With so many Apache Hadoop distributions on the market, what sets them apart? MapR is hoping that bringing feature-rich open source searching to its Big Data platform via integration with Elasticsearch will help draw users by making Big Data analytics and business intelligence faster and more comprehensive.

Search features are certainly not new to Hadoop, but Elasticsearch aims to innovate by supporting scalable searches in real time across different types of data. It helps "Hadoop users enhance their workflows with a full-blown search engine that scales no matter the amount of data," according to Elasticsearch creator, founder, and CTO, Shay Banon.

When integrated into Mapr's Hadoop distribution, Elasticsearch provides developers with "a scalable, distributed architecture to quickly perform search and discovery across tremendous amounts of information," the two companies say. They report that the solution is already in use at "several Fortune 100 financial services institutions," as well as IT security and compliance vendor Solutionary.

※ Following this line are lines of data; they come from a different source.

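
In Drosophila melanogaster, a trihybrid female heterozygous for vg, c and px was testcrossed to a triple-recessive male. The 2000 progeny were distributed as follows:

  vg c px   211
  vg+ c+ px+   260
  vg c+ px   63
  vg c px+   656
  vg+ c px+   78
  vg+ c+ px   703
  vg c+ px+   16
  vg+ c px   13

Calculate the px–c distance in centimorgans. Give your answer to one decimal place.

The two most frequent reciprocal classes, vg c px+ and vg+ c+ px, are the parental types, so the F1 was vg c px+ / vg+ c+ px.
The two rarest classes, vg c+ px+ and vg+ c px, are the double crossovers. Comparing them with the parentals, only the c allele has switched, so c is the middle locus and the order is px – c – vg.
Crossovers in the px–c interval produce the single-crossover classes vg c px and vg+ c+ px+ (211 + 260 = 471) plus the double crossovers (29).
RF(px–c) = (471 + 29) / 2000 = 500/2000 = 0.2500 → 25.0 centimorgans.

25.0 centimorgans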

Like Apache Hadoop, Elasticsearch is governed by the open source Apache 2.0 license. The first version of the software was released in 2010, and in 2012, Elasticsearch developers launched the eponymous technology to commercialize the project and guide further development. Elasticsearch currently receives nearly 500,000 downloads each month.

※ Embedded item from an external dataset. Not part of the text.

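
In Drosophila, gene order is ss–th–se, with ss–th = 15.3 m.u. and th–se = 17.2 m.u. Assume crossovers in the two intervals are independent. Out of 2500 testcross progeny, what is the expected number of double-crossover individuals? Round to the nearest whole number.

Map distances give recombination frequencies of 0.153 and 0.172 for the two intervals.
With no interference, expected double-crossover frequency = 0.153 × 0.172 = 0.02632.
Expected number = 0.02632 × 2500 = 65.79 ≈ 66.

66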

From the channel perspective, the most important part of this story is about the open source Hadoop Big Data world becoming an even more diverse ecosystem where solutions depend on collaboration between a variety of independent parties. Companies such as MapR have been repackaging the core Hadoop code and distributing it in value-added, enterprise-ready form for some time, but Elasticsearch integration into MapR is a sign that Hadoop distributions also need to incorporate other open source Big Data technologies, which they do not build themselves, to maximize usability for the enterprise.